Por ejemplo, un asunto medular que no suele ser discutido ni por gobiernos ni por los opositores de turno tiene que ver con la consistencia laica de la educación. Si hubiese una genuina intención de hacer cambios radicales, ese sería el más hondo en consecuencias y el más determinante en la relación del Estado con la sociedad; un Estado laico como guía de una educación laica en aras de formar una sociedad imbuida de valores laicos. Eso tiene implicaciones de todo nivel y exige, de entrada, una naturaleza nueva del Estado colombiano; por ejemplo, el Ministerio de Educación tendría que estar dotado de otras funciones y de otros funcionarios con tal de garantizar un sistema nacional de enseñanza de contenido enteramente laico.

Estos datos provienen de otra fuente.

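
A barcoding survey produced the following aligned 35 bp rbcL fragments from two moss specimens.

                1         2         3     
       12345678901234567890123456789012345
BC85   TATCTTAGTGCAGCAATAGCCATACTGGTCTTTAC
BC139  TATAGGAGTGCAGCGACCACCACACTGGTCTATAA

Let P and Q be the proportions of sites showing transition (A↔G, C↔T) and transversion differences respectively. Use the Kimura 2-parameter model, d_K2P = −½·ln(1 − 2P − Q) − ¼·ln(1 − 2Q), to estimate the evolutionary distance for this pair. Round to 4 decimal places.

Differing sites — 4:C/A (Tv); 5:T/G (Tv); 6:T/G (Tv); 15:A/G (Ti); 17:T/C (Ti); 18:A/C (Tv); 19:G/A (Ti); 23:T/C (Ti); 32:T/A (Tv); 35:C/A (Tv).
Of the 10 differences, 4 transitions and 6 transversions over 35 sites: P = 4/35 = 0.114286, Q = 6/35 = 0.171429.
d = −0.5·ln(0.599999) − 0.25·ln(0.657142) = −0.5·(-0.510827) − 0.25·(-0.419855) = 0.3604.

0.3604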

Desde las reformas borbónicas, en la segunda mitad del siglo XVIII, la educación laica ha estado en el juego de tensiones de un Estado que intentaba ser moderno y una sociedad regida por los valores, las instituciones y las formas de apropiación del saber provenientes de poderosas comunidades religiosas. Las ciencias exactas y lo que entonces era la enseñanza de la filosofía fueron campos de disputa entre el elemento laico y el elemento eclesiástico. Esa disputa todavía es vigente y hace parte de la discusión pública permanente tanto dentro del Estado como en la sociedad.
El sistema educativo colombiano, que de sistema tiene muy poco, es un conglomerado de expresiones de proyectos de sociedad muy dispares y hasta opuestos. Es un confuso panorama de ofertas educativas que reúne preocupaciones groseramente mercantiles, otras hacen parte del proselitismo religioso, otras intentan ser la expresión, ruinosa, de la política educativa de un Estado muy débil. Por eso, quizás el primer paso, el más audaz e innovador, de tratarse de una auténtica reforma educativa, es que el Estado colombiano tome un lugar central y dominante en la conducción de la educación. Ese será un ejercicio de soberanía que funcione como premisa de cualquier transformación ulterior.
La principal consecuencia de ese hecho soberano (y quizás quimérico) es que se establezcan los derroteros de una educación laica, en que haya un énfasis en la formación universal de ciudadanos capaces de entender la pluralidad de mundos en que estamos inmersos, individuos capacitados para comprender las más diversas expresiones de la existencia humana.
Pero, insistamos, ese Estado simbólicamente omnipresente, capaz de ser la principal institución reguladora del complejo proceso de formar seres humanos dispuestos a vivir en una comunidad de ideales, no lo hemos tenido nunca o apenas han sido tentativas históricamente derrotadas por fuerzas más poderosas. Empezar por el Estado es lo primero, y lo más difícil, en cualquier gran proyecto educativo.